De l'avis du producteur Luc Déry (dont la boîte micro_scope a raflé les Jutra du meilleur film pour Congorama, en 2007, et Continental, un film sans fusil, cette année), le projet Cosmos, qui a réuni Jennifer Alleyn, Manon Briand, Marie-Julie Dallaire, Arto Paragamian, André Turpin et Denis Villeneuve dans un film collectif, en 1996, a marqué un tournant dans l'industrie, donnant le signal que le cinéma québécois était prêt à faire une place à la relève.

«Ce film-là a permis à six jeunes réalisateurs de se faire voir et entendre. C'est à partir de ce moment que Manon Briand, Denis Villeneuve et André Turpin, entre autres, se sont lancés dans l'aventure de tourner leur premier long métrage (2 secondes, Un 32 août sur terre et Un crabe dans la tête, respectivement). Pour ma part, c'est là que j'ai compris qu'un changement important s'opérait et que j'avais ma place dans le milieu», explique le producteur de 45 ans.

Bien que des vieux routiers de la trempe de Denys Arcand (L'âge des ténèbres), de Bernard Émond (Contre toute espérance) ou de Fernand Dansereau (La brunante) persistent et signent, le changement de la garde a bel et bien eu lieu. Et, avec la venue de nouveaux programmes d'étude, la relève risque fort de continuer à pousser pour se faire une place.

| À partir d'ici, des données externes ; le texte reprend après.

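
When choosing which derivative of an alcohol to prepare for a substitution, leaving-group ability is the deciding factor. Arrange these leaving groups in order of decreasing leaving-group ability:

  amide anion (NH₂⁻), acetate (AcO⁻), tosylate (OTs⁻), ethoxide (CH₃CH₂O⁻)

tosylate (OTs⁻) > acetate (AcO⁻) > ethoxide (CH₃CH₂O⁻) > amide anion (NH₂⁻)

A good leaving group is a weak base: the lower the pKₐ of its conjugate acid, the more readily it departs.
tosylate (OTs⁻): pKₐ(p-CH₃C₆H₄SO₃H (TsOH)) ≈ -2.8
acetate (AcO⁻): pKₐ(CH₃COOH) ≈ 4.8
ethoxide (CH₃CH₂O⁻): pKₐ(CH₃CH₂OH) ≈ 16
amide anion (NH₂⁻): pKₐ(NH₃) ≈ 38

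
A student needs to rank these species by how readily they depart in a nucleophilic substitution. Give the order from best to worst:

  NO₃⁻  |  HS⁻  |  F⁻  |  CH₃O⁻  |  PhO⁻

NO₃⁻ > F⁻ > HS⁻ > PhO⁻ > CH₃O⁻

Rank by basicity of the departing species: weakest base leaves most easily.
NO₃⁻: pKₐ(HNO₃) ≈ -1.3
F⁻: pKₐ(HF) ≈ 3.2
HS⁻: pKₐ(H₂S) ≈ 7
PhO⁻: pKₐ(C₆H₅OH (phenol)) ≈ 10
CH₃O⁻: pKₐ(CH₃OH) ≈ 15.5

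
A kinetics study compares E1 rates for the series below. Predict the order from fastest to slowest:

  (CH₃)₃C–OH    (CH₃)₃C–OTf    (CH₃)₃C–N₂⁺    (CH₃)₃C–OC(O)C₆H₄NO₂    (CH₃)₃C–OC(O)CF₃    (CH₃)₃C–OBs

(CH₃)₃C–N₂⁺ > (CH₃)₃C–OTf > (CH₃)₃C–OBs > (CH₃)₃C–OC(O)CF₃ > (CH₃)₃C–OC(O)C₆H₄NO₂ > (CH₃)₃C–OH

Identical carbon frameworks mean the comparison reduces to leaving-group quality.
The more stable X⁻ (or X) is on its own — i.e. the weaker a base it is — the better a leaving group it makes.
(CH₃)₃C–N₂⁺ loses N₂: no meaningful conjugate acid; N₂ departs as an exceptionally stable neutral molecule
(CH₃)₃C–OTf loses OTf⁻: pKₐ(CF₃SO₃H (triflic acid)) ≈ -14
(CH₃)₃C–OBs loses OBs⁻: pKₐ(p-BrC₆H₄SO₃H) ≈ -2.8
(CH₃)₃C–OC(O)CF₃ loses CF₃COO⁻: pKₐ(CF₃COOH) ≈ 0.2
(CH₃)₃C–OC(O)C₆H₄NO₂ loses p-O₂N–C₆H₄–COO⁻: pKₐ(p-nitrobenzoic acid) ≈ 3.4
(CH₃)₃C–OH loses OH⁻: pKₐ(H₂O) ≈ 15.7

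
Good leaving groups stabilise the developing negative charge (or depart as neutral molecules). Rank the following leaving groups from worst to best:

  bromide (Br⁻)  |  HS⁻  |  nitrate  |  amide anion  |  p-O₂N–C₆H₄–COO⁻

amide anion < HS⁻ < p-O₂N–C₆H₄–COO⁻ < nitrate < bromide (Br⁻)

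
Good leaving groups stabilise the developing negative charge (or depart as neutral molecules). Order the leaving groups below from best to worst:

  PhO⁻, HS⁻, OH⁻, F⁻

A good leaving group is a weak base: the lower the pKₐ of its conjugate acid, the more readily it departs.
F⁻: pKₐ(HF) ≈ 3.2
HS⁻: pKₐ(H₂S) ≈ 7
PhO⁻: pKₐ(C₆H₅OH (phenol)) ≈ 10
OH⁻: pKₐ(H₂O) ≈ 15.7

F⁻ > HS⁻ > PhO⁻ > OH⁻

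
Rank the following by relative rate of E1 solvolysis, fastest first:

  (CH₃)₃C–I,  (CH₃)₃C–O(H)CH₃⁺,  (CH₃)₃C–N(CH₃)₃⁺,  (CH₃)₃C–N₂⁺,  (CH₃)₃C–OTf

(CH₃)₃C–N₂⁺ > (CH₃)₃C–OTf > (CH₃)₃C–I > (CH₃)₃C–O(H)CH₃⁺ > (CH₃)₃C–N(CH₃)₃⁺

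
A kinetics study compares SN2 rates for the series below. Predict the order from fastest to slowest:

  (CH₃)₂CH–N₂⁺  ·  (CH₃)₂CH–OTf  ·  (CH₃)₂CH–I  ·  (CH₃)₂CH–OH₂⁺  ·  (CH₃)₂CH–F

(CH₃)₂CH–N₂⁺ > (CH₃)₂CH–OTf > (CH₃)₂CH–I > (CH₃)₂CH–OH₂⁺ > (CH₃)₂CH–F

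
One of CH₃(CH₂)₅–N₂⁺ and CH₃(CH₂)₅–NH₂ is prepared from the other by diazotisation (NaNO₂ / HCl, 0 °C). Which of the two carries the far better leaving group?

From CH₃(CH₂)₅–NH₂ the departing group would be NH₂⁻ (pKₐ(NH₃) ≈ 38). Extremely strong base; never a leaving group.
From CH₃(CH₂)₅–N₂⁺ the leaving group is N₂ (no meaningful conjugate acid; N₂ departs as an exceptionally stable neutral molecule).
Diazotisation (NaNO₂ / HCl, 0 °C) works by generating a diazonium salt that expels N₂, making CH₃(CH₂)₅–N₂⁺ enormously more reactive.

CH₃(CH₂)₅–N₂⁺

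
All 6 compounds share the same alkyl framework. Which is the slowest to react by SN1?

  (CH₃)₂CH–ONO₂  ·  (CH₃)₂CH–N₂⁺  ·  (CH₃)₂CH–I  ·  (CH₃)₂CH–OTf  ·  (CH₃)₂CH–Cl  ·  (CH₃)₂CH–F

Identical carbon frameworks mean the comparison reduces to leaving-group quality.
Rank by basicity of the departing species: weakest base leaves most easily.
(CH₃)₂CH–N₂⁺ loses N₂: no meaningful conjugate acid; N₂ departs as an exceptionally stable neutral molecule
(CH₃)₂CH–OTf loses OTf⁻: pKₐ(CF₃SO₃H (triflic acid)) ≈ -14
(CH₃)₂CH–I loses I⁻: pKₐ(HI) ≈ -10
(CH₃)₂CH–Cl loses Cl⁻: pKₐ(HCl) ≈ -7
(CH₃)₂CH–ONO₂ loses NO₃⁻: pKₐ(HNO₃) ≈ -1.3
(CH₃)₂CH–F loses F⁻: pKₐ(HF) ≈ 3.2

(CH₃)₂CH–F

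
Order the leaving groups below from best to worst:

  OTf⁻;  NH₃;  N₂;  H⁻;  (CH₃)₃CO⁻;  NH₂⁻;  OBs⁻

N₂ > OTf⁻ > OBs⁻ > NH₃ > (CH₃)₃CO⁻ > H⁻ > NH₂⁻

The more stable X⁻ (or X) is on its own — i.e. the weaker a base it is — the better a leaving group it makes.
N₂: no meaningful conjugate acid; N₂ departs as an exceptionally stable neutral molecule
OTf⁻: pKₐ(CF₃SO₃H (triflic acid)) ≈ -14 — charge spread over three oxygens and a CF₃ group; the premier leaving group in synthesis
OBs⁻: pKₐ(p-BrC₆H₄SO₃H) ≈ -2.8
NH₃: pKₐ(NH₄⁺) ≈ 9.2
(CH₃)₃CO⁻: pKₐ(t-BuOH) ≈ 18
H⁻: pKₐ(H₂) ≈ 36
NH₂⁻: pKₐ(NH₃) ≈ 38 — extremely strong base; never a leaving group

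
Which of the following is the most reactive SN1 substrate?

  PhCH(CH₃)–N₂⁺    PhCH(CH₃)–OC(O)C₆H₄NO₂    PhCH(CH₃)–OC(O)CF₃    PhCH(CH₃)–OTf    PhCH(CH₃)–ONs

PhCH(CH₃)–N₂⁺

Identical carbon frameworks mean the comparison reduces to leaving-group quality.
Rank by basicity of the departing species: weakest base leaves most easily.
PhCH(CH₃)–N₂⁺ loses N₂: no meaningful conjugate acid; N₂ departs as an exceptionally stable neutral molecule
PhCH(CH₃)–OTf loses OTf⁻: pKₐ(CF₃SO₃H (triflic acid)) ≈ -14
PhCH(CH₃)–ONs loses ONs⁻: pKₐ(p-O₂NC₆H₄SO₃H) ≈ -3.5
PhCH(CH₃)–OC(O)CF₃ loses CF₃COO⁻: pKₐ(CF₃COOH) ≈ 0.2
PhCH(CH₃)–OC(O)C₆H₄NO₂ loses p-O₂N–C₆H₄–COO⁻: pKₐ(p-nitrobenzoic acid) ≈ 3.4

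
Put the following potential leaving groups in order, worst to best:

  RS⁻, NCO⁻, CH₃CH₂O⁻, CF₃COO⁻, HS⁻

CH₃CH₂O⁻ < RS⁻ < HS⁻ < NCO⁻ < CF₃COO⁻

CF₃COO⁻: pKₐ(CF₃COOH) ≈ 0.2
NCO⁻: pKₐ(HOCN) ≈ 3.5 — resonance between N and O
HS⁻: pKₐ(H₂S) ≈ 7
RS⁻: pKₐ(RSH (a thiol)) ≈ 10.5
CH₃CH₂O⁻: pKₐ(CH₃CH₂OH) ≈ 16 — strong base; alkoxides do not leave unassisted
The question asks for worst first, so the sequence is read in increasing leaving-group ability.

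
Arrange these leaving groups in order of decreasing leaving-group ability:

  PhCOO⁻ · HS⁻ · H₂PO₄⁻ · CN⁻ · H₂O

H₂O > H₂PO₄⁻ > PhCOO⁻ > HS⁻ > CN⁻

The more stable X⁻ (or X) is on its own — i.e. the weaker a base it is — the better a leaving group it makes.
H₂O: pKₐ(H₃O⁺) ≈ -1.7
H₂PO₄⁻: pKₐ(H₃PO₄) ≈ 2.1
PhCOO⁻: pKₐ(C₆H₅COOH) ≈ 4.2
HS⁻: pKₐ(H₂S) ≈ 7 — larger and more polarisable than the oxygen analogue
CN⁻: pKₐ(HCN) ≈ 9.2 — sp carbon stabilises the charge somewhat, but still a poor LG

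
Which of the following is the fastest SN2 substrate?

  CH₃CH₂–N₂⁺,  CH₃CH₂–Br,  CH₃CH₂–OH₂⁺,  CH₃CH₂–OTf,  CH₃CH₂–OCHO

The skeletons are identical, so relative rate is governed entirely by leaving-group ability.
Rank by basicity of the departing species: weakest base leaves most easily.
CH₃CH₂–N₂⁺ loses N₂: no meaningful conjugate acid; N₂ departs as an exceptionally stable neutral molecule
CH₃CH₂–OTf loses OTf⁻: pKₐ(CF₃SO₃H (triflic acid)) ≈ -14
CH₃CH₂–Br loses Br⁻: pKₐ(HBr) ≈ -9
CH₃CH₂–OH₂⁺ loses H₂O: pKₐ(H₃O⁺) ≈ -1.7
CH₃CH₂–OCHO loses HCOO⁻: pKₐ(HCOOH) ≈ 3.8

CH₃CH₂–N₂⁺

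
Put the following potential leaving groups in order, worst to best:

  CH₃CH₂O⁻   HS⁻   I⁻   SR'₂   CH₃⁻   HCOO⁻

I⁻: pKₐ(HI) ≈ -10
SR'₂: pKₐ(R'₂SH⁺) ≈ -7
HCOO⁻: pKₐ(HCOOH) ≈ 3.8
HS⁻: pKₐ(H₂S) ≈ 7
CH₃CH₂O⁻: pKₐ(CH₃CH₂OH) ≈ 16
CH₃⁻: pKₐ(CH₄) ≈ 48
Listed from poorest to best leaving group as asked.

CH₃⁻ < CH₃CH₂O⁻ < HS⁻ < HCOO⁻ < SR'₂ < I⁻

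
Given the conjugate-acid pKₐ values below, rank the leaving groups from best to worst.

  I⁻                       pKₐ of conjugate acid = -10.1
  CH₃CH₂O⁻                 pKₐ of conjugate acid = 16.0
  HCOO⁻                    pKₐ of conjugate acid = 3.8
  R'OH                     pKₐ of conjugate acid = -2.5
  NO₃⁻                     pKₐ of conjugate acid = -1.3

Lower conjugate-acid pKₐ ⇒ weaker base ⇒ better leaving group.
Sorting by the given values: I⁻ (-10.1), R'OH (-2.5), NO₃⁻ (-1.3), HCOO⁻ (3.8), CH₃CH₂O⁻ (16.0).

I⁻ > R'OH > NO₃⁻ > HCOO⁻ > CH₃CH₂O⁻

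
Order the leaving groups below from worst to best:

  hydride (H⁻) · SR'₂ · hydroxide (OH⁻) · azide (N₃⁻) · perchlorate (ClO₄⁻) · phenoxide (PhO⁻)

hydride (H⁻) < hydroxide (OH⁻) < phenoxide (PhO⁻) < azide (N₃⁻) < SR'₂ < perchlorate (ClO₄⁻)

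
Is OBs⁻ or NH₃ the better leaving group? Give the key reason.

OBs⁻ is the better leaving group.
pKₐ(p-BrC₆H₄SO₃H) ≈ -2.8 versus pKₐ(NH₄⁺) ≈ 9.2: OBs⁻ is the much weaker base.
Arenesulfonate with a p-bromo substituent.

OBs⁻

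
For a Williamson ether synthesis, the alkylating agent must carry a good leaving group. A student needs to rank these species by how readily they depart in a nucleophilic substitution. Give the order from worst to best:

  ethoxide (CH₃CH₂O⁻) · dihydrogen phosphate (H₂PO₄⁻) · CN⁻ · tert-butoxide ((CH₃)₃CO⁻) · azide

tert-butoxide ((CH₃)₃CO⁻) < ethoxide (CH₃CH₂O⁻) < CN⁻ < azide < dihydrogen phosphate (H₂PO₄⁻)

dihydrogen phosphate (H₂PO₄⁻): pKₐ(H₃PO₄) ≈ 2.1
azide: pKₐ(HN₃) ≈ 4.7
CN⁻: pKₐ(HCN) ≈ 9.2
ethoxide (CH₃CH₂O⁻): pKₐ(CH₃CH₂OH) ≈ 16
tert-butoxide ((CH₃)₃CO⁻): pKₐ(t-BuOH) ≈ 18
Listed from poorest to best leaving group as asked.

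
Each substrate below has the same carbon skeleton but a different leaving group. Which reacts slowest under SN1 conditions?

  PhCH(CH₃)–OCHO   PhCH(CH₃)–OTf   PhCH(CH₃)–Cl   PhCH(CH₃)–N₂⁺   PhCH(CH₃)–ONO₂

PhCH(CH₃)–OCHO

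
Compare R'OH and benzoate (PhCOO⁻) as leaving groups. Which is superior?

R'OH

R'OH is the better leaving group.
pKₐ(R'OH₂⁺) ≈ -2.4 versus pKₐ(C₆H₅COOH) ≈ 4.2: R'OH is the much weaker base.
Neutral; leaves from a protonated ether (an oxonium ion, R–O(H)R'⁺).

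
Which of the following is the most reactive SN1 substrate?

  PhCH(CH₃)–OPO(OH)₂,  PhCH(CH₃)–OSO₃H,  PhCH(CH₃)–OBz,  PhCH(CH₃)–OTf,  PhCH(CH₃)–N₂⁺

The skeletons are identical, so relative rate is governed entirely by leaving-group ability.
Leaving-group ability tracks the stability of the departed species; conjugate-acid pKₐ is the usual yardstick (lower pKₐ → better LG).
PhCH(CH₃)–N₂⁺ loses N₂: no meaningful conjugate acid; N₂ departs as an exceptionally stable neutral molecule
PhCH(CH₃)–OTf loses OTf⁻: pKₐ(CF₃SO₃H (triflic acid)) ≈ -14
PhCH(CH₃)–OSO₃H loses HSO₄⁻: pKₐ(H₂SO₄) ≈ -3
PhCH(CH₃)–OPO(OH)₂ loses H₂PO₄⁻: pKₐ(H₃PO₄) ≈ 2.1
PhCH(CH₃)–OBz loses PhCOO⁻: pKₐ(C₆H₅COOH) ≈ 4.2

PhCH(CH₃)–N₂⁺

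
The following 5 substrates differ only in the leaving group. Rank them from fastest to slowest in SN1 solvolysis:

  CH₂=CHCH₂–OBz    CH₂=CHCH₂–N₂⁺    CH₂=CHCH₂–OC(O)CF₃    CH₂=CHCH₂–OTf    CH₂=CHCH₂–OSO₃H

CH₂=CHCH₂–N₂⁺ > CH₂=CHCH₂–OTf > CH₂=CHCH₂–OSO₃H > CH₂=CHCH₂–OC(O)CF₃ > CH₂=CHCH₂–OBz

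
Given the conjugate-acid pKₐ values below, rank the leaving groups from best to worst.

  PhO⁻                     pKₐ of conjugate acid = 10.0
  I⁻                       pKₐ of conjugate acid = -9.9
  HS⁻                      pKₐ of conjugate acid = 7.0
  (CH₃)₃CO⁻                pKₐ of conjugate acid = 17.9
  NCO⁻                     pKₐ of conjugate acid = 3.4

Lower conjugate-acid pKₐ ⇒ weaker base ⇒ better leaving group.
Sorting by the given values: I⁻ (-9.9), NCO⁻ (3.4), HS⁻ (7.0), PhO⁻ (10.0), (CH₃)₃CO⁻ (17.9).

I⁻ > NCO⁻ > HS⁻ > PhO⁻ > (CH₃)₃CO⁻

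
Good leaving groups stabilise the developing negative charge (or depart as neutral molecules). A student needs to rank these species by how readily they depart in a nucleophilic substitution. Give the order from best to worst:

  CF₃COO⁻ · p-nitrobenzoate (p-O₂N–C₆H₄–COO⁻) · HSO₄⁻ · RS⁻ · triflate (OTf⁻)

triflate (OTf⁻): pKₐ(CF₃SO₃H (triflic acid)) ≈ -14
HSO₄⁻: pKₐ(H₂SO₄) ≈ -3
CF₃COO⁻: pKₐ(CF₃COOH) ≈ 0.2 — strongly electron-withdrawing CF₃ stabilises the carboxylate
p-nitrobenzoate (p-O₂N–C₆H₄–COO⁻): pKₐ(p-nitrobenzoic acid) ≈ 3.4
RS⁻: pKₐ(RSH (a thiol)) ≈ 10.5 — moderately basic; rarely leaves without activation

triflate (OTf⁻) > HSO₄⁻ > CF₃COO⁻ > p-nitrobenzoate (p-O₂N–C₆H₄–COO⁻) > RS⁻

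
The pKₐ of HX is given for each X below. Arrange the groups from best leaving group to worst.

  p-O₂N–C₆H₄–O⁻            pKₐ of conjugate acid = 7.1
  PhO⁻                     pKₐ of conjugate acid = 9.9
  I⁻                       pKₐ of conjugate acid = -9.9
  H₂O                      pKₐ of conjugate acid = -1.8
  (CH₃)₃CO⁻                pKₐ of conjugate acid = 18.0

I⁻ > H₂O > p-O₂N–C₆H₄–O⁻ > PhO⁻ > (CH₃)₃CO⁻

Lower conjugate-acid pKₐ ⇒ weaker base ⇒ better leaving group.
Sorting by the given values: I⁻ (-9.9), H₂O (-1.8), p-O₂N–C₆H₄–O⁻ (7.1), PhO⁻ (9.9), (CH₃)₃CO⁻ (18.0).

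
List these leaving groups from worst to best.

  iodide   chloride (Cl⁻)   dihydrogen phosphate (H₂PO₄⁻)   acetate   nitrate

The more stable X⁻ (or X) is on its own — i.e. the weaker a base it is — the better a leaving group it makes.
iodide: pKₐ(HI) ≈ -10
chloride (Cl⁻): pKₐ(HCl) ≈ -7
nitrate: pKₐ(HNO₃) ≈ -1.3
dihydrogen phosphate (H₂PO₄⁻): pKₐ(H₃PO₄) ≈ 2.1
acetate: pKₐ(CH₃COOH) ≈ 4.8
Listed from poorest to best leaving group as asked.

acetate < dihydrogen phosphate (H₂PO₄⁻) < nitrate < chloride (Cl⁻) < iodide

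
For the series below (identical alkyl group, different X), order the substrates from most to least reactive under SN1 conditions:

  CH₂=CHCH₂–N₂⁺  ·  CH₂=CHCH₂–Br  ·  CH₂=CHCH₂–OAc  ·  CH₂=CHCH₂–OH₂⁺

Same R in every case — rank the leaving groups.
A good leaving group is a weak base: the lower the pKₐ of its conjugate acid, the more readily it departs.
CH₂=CHCH₂–N₂⁺ loses N₂: no meaningful conjugate acid; N₂ departs as an exceptionally stable neutral molecule
CH₂=CHCH₂–Br loses Br⁻: pKₐ(HBr) ≈ -9
CH₂=CHCH₂–OH₂⁺ loses H₂O: pKₐ(H₃O⁺) ≈ -1.7
CH₂=CHCH₂–OAc loses AcO⁻: pKₐ(CH₃COOH) ≈ 4.8

CH₂=CHCH₂–N₂⁺ > CH₂=CHCH₂–Br > CH₂=CHCH₂–OH₂⁺ > CH₂=CHCH₂–OAc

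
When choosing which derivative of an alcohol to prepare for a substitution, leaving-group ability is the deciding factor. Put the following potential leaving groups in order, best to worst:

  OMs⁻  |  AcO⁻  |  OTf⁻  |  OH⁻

A good leaving group is a weak base: the lower the pKₐ of its conjugate acid, the more readily it departs.
OTf⁻: pKₐ(CF₃SO₃H (triflic acid)) ≈ -14
OMs⁻: pKₐ(CH₃SO₃H (MsOH)) ≈ -1.9
AcO⁻: pKₐ(CH₃COOH) ≈ 4.8
OH⁻: pKₐ(H₂O) ≈ 15.7

OTf⁻ > OMs⁻ > AcO⁻ > OH⁻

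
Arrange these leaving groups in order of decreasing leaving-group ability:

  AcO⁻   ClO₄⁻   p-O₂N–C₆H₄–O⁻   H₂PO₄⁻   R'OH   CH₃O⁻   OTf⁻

Rank by basicity of the departing species: weakest base leaves most easily.
OTf⁻: pKₐ(CF₃SO₃H (triflic acid)) ≈ -14
ClO₄⁻: pKₐ(HClO₄) ≈ -10 — extremely weak base; rarely used for safety reasons
R'OH: pKₐ(R'OH₂⁺) ≈ -2.4
H₂PO₄⁻: pKₐ(H₃PO₄) ≈ 2.1
AcO⁻: pKₐ(CH₃COOH) ≈ 4.8 — resonance-stabilised but still a weak base
p-O₂N–C₆H₄–O⁻: pKₐ(p-nitrophenol) ≈ 7.2
CH₃O⁻: pKₐ(CH₃OH) ≈ 15.5 — strong base; alkoxides do not leave unassisted

OTf⁻ > ClO₄⁻ > R'OH > H₂PO₄⁻ > AcO⁻ > p-O₂N–C₆H₄–O⁻ > CH₃O⁻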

Question de budget et d'équilibre

Le financement des films demeure néanmoins, au dire de Luc Déry, le plus grand défi à relever par le milieu et pour la relève dans les années à venir. «Le cinéma coûte de plus en plus cher à faire et les fonds disponibles, que ce soit auprès de Téléfilm Canada ou de la SODEC, n'augmentent pas. Nous sommes de plus en plus nombreux autour de la même tarte, à essayer d'obtenir une pointe», soutient le producteur.

Dans cette optique, son rôle de producteur devient ainsi d'autant plus important, puisque c'est lui qui doit dès lors oeuvrer à compléter le financement de ses projets en cherchant de l'argent ailleurs. Ainsi, pour permettre à Philippe Falardeau de tourner Congorama comme il le voulait, Luc Déry a dû convaincre des partenaires belges et français d'investir 1,5 million.

Selon Stéphane-Albert Boulais, les organismes subventionnaires ont réussi à trouver un sain équilibre entre les productions grand public et les films d'auteur, mais ils doivent maintenant faire leur part pour la relève. «C'est à Téléfilm Canada et à la SODEC de faire leur travail pour s'assurer que la relève qui s'en vient puisse aussi, un jour, se faire voir et entendre, parce qu'elle est bourrée de talent», dit-il.